The festival commemorates on the first Saturday of the month of November every year, to remember and celebrate the exodus of the Anlo people from Notse in Togo to their present location.
History of the Festival
According to the oral tradition, the people of Anlo once lived in Notse, a town in present day Togo. During their time in Notse, the Anlo people went through maltreatment and were subjected to slavery under the Notse chief known as King Agorkoli, mainly because they were the minority group in the town.
After decades of suffering under the tyrannical rule of Agorkoli, they decided to escape. This they started by regularly pouring water into the mud wall that surrounded the town. With time the wall became very soft, enabling them to break through it and escape from the town. The Journey which is believed to have taken them years finally resulted in their arrival in their present day home in Volta region, Ghana. It is from this history that the name Hogbetsotso (Ewe language which translates into ‘Coming from Notse’) was derived.
The festival serves as a time for sober reflection, for the chiefs and people of Anlo to be reminded of their difficult journey from Notse and how peaceful coexistence and unity among them made their journey and escape from Notse possible.

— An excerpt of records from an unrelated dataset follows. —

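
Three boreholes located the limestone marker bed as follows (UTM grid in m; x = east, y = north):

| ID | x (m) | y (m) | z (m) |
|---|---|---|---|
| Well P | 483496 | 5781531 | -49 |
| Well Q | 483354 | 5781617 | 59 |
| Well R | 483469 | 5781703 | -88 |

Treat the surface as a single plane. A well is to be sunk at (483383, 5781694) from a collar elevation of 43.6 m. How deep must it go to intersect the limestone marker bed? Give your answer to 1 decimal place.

42.8 m

Two edge vectors: Well P→Well Q = (-142, 86, 108), Well P→Well R = (-27, 172, -39).
Normal n = (Well P→Well Q) × (Well P→Well R) = (-21930, -8454, -22102).
So ∂z/∂x = −n_x/n_z = −0.992217899 and ∂z/∂y = −n_y/n_z = −0.382499321.
Intercept c from Well P: -49 + 479733.39 + 2211431.68 = 2691116.07.
At (483383, 5781694): z_contact = −479621.26 − 2211494.03 + 2691116.07 = 0.77 m.
Depth below ground = 43.6 − 0.77 = 42.8 m.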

Pouring of libation, cleansing of stools, and general cleaning of the communities are some of the major activities that take place in the participating communities.
The festival, like most traditional festivals in Ghana, ends in a Durbar where the chiefs use the opportunity to remind the people of Anlo to live in peace and harmony just like their ancestors did. The event ends with drumming, traditional dancing and merry making.